Mitchinson dan Morris (2014), menjelaskan lima cara untuk menjadi seseorang yang memiliki learning agility:
1. Innovate: Tidak takut untuk menantang status quo, melakukan percobaan dari ide-ide baru dan berupaya untuk mendapatkan solusi terbaik untuk setiap permasalahan.
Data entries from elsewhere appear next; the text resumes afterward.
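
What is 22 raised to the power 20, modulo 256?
0

Repeated squaring. Binary of 20 = 10100.
22^1 ≡ 22 (mod 256); 22^2 ≡ 228 (mod 256); 22^4 ≡ 16 (mod 256); 22^8 ≡ 0 (mod 256); 22^16 ≡ 0 (mod 256)
22^20 = 22^4 × 22^16 ≡ 0 (mod 256)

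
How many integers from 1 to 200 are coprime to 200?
80

200 = 2^3 × 5^2
φ(n) = n × ∏(1 - 1/p) for each prime p dividing n
φ(200) = 200 × (1 - 1/2) × (1 - 1/5) = 80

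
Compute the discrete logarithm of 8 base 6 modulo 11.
7

Baby-step giant-step with step n = ⌈√11⌉ = 4.
Baby steps 6^j mod 11 (j:value) for j=0..3: 0:1, 1:6, 2:3, 3:7.
Giant-step multiplier: 6^(-4) ≡ 6^(10-4) = 6^6 ≡ 5 (mod 11).
Giant steps γ_i = 8·5^i mod 11: γ_0=8, γ_1=7 (in table at j=3).
x = i·n + j = 1·4 + 3 = 7.
Check: 6^7 ≡ 8 (mod 11).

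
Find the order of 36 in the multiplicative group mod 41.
20

41 is prime, so ord(36) divides φ(41) = 40.
Divisors of 40: 1, 2, 4, 5, 8, 10, 20, 40.
Repeated squaring: 36^1 ≡ 36, 36^2 ≡ 25, 36^4 ≡ 10, 36^8 ≡ 18, 36^16 ≡ 37, 36^32 ≡ 16 (mod 41).
Test 36^d mod 41 for each divisor d in increasing order:
36^1 ≡ 36
36^2 ≡ 25
36^4 ≡ 10
36^5 = 36^4·36^1 ≡ 32
36^8 ≡ 18
36^10 = 36^8·36^2 ≡ 40
36^20 = 36^16·36^4 ≡ 1  ← first divisor giving 1
The order is 20.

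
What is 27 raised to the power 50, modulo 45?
9

Repeated squaring. Binary of 50 = 110010.
27^1 ≡ 27 (mod 45); 27^2 ≡ 9 (mod 45); 27^4 ≡ 36 (mod 45); 27^8 ≡ 36 (mod 45); 27^16 ≡ 36 (mod 45); 27^32 ≡ 36 (mod 45)
27^50 = 27^2 × 27^16 × 27^32 ≡ 9 (mod 45)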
2. Perform: Memilih tanda-tanda yang terlihat untuk mendapatkan pemahaman dari suatu masalah serta tetap tenang ketika berhadapan dengan situasi yang menantang dan tekanan-tekanan pekerjaan.
3. Reflect: Mencari waktu untuk secara kritis merefleksikan pengalaman-pengalaman yang telah dihadapi, temukan apa kegagalan dan pelajaran yang diperoleh dari kegagalan.
4. Take risks: Bersedia dengan sukarela mengambil peran yang berbeda, baru, atau menantang, serta mampu menikmati perjuangan ketika menghadapi masalah yang menantang.
5. Defend: Mempertimbangkan peran diri terhadap kesuksesan dan kegagalan dan bersedia untuk menerima feedback dari orang lain.
Dari paparan di atas, karyawan-karyawan yang berada di generasi Y perlu mengasah kemampuan learning agility agar mampu beradaptasi dengan perubahan, bekerjasama dengan karyawan dari generasi yang berbeda, serta mengasah peran kepemimpinan. Learning agility juga turut didukung oleh peran atasan yang memfasilitasi karyawan dan memberikan feedback yang berarti untuk perkembangan karyawan dan kesempatan untuk eksplorasi dengan pemikiran-pemikiran inovatif.
Referensi:
Basuki, D. (2015). Pentingnya “Learning Agility” dalam mendongkrak karier. Retrieved from https://indonesiana.tempo.co/read/28541/2015/01/02/Pentingnya-%EF%BF%BDLearning-Agility%EF%BF%BD-dalam-Mendongkrak-Karier.
Codreanu, A. (2016). A VUCA action framework for a VUCA environment, leadership and solutions. Retrieved from https://www.researchgate.net/publication/316967836.
De Rue, D.S., Ashford, S.J., dan Myers, C.G. (2012). Learning agility : In search of conceptual clarity and theoretical grounding. Industrial and Organizational Psychology (5), 258-279.
De Meuse, K.P., Dai G., dan Hallenbeck, G. S. (2010). Learning agility : A construct whose time has come. Consulting Psychology Journal, 2(2), 119-130.
Lombardo, M. M., & Eichinger, R. W. (2000). High potentials as high learners. Human Resource Management, 39(4), 321-329.
Mitchinson, A. & Morris R. (2014). Learning about learning agility. Center for Creative Leadership. Retrieved from https://www.ccl.org/articles/white-papers/learning-about-learning-agility
Prabowo, A., Latifah, D. A., & Rahmadiani, N. D. (2017). Profil kepribadian generasi Y. Prosiding Temu Ilmiah Nasional APIO 2017 “Mengelola dan Melejitkan Generasi Y di Era Digital”, pp. 12-23.